Меркулов снова позвонил.
— Ты прочитал наконец?
— Да.
— Как тебе это любовное послание? И как последняя фраза? Что это значит, а? Его убьют?
— Необязательно. Может, выколют глаза. А ты хочешь проверить?
— Не болтай. Скажи лучше, что думаешь насчет этого места — крыша дома, контейнер?
— Да ничего не думаю. Обследуем все, посадим спецназ и сцапаем гадов. Сами же нам задачу упрощают. Туда и деньги-то класть не обязательно.
— Хм, хм… — сказал Меркулов.
— Что такое?
— Я, видишь ли, сообщил уже в Министерство культуры и американской стороне. И если наши, как водится, в полном ступоре, то американцы… точнее, один американец настаивает на том, чтобы заплатить.
— Что за американец? — поинтересовался Турецкий.
— Продюсер Мэдисона. Он боится потерять своего драгоценного режиссера. У него с ним заключен контракт на три картины впрок, и он ему нужен позарез.
— Ну и черт с ним, пусть дает деньги, и пусть они их забирают! Проследим и возьмем вместе с Мэдисоном.

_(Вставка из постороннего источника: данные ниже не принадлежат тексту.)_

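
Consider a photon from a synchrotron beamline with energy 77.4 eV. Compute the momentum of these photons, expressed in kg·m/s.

Take c = 2.99792458 × 10^8 m/s, 1 eV = 1.602176634 × 10^-19 J.
In SI units: E = 77.4 eV = 1.2401 × 10^-17 J.
The photon relation is p = E/c, giving p = 4.136 × 10^-26 kg·m/s.
So p ≈ 4.14 × 10^-26 kg·m/s.

4.14 × 10^-26 kg·m/s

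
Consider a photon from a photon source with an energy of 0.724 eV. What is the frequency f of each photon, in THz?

Take h = 6.62607015e-34 J·s, 1 eV = 1.602176634e-19 J.
Convert to SI: E = 0.724 eV = 1.1600e-19 J.
The photon relation is f = E/h, giving f = 1.751e14 Hz.
Converting to THz: f = 175.1 THz ≈ 175 THz.

175 THz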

— Так и сделаем, — решил Меркулов. — А для верности «маячок» прицепим. Кстати, Саша, что у тебя нового?
— Да так, ничего особенного. Выяснил вот, что один из сотрудников Мэдисона сидел за ограбление банка.
— Ничего себе! Киношник?!
— Ну да.
— Кто же это?
— Каскадер.
— Что же ты молчал?! Давно узнал?
— Только что, когда почту просматривал.
— Планируешь какие-то мероприятия в отношении его?
— Сначала соберу информацию поподробней.
— И где же ты ее будешь собирать?
— О, — хохотнул Турецкий, — теперь у меня знакомых киношников навалом!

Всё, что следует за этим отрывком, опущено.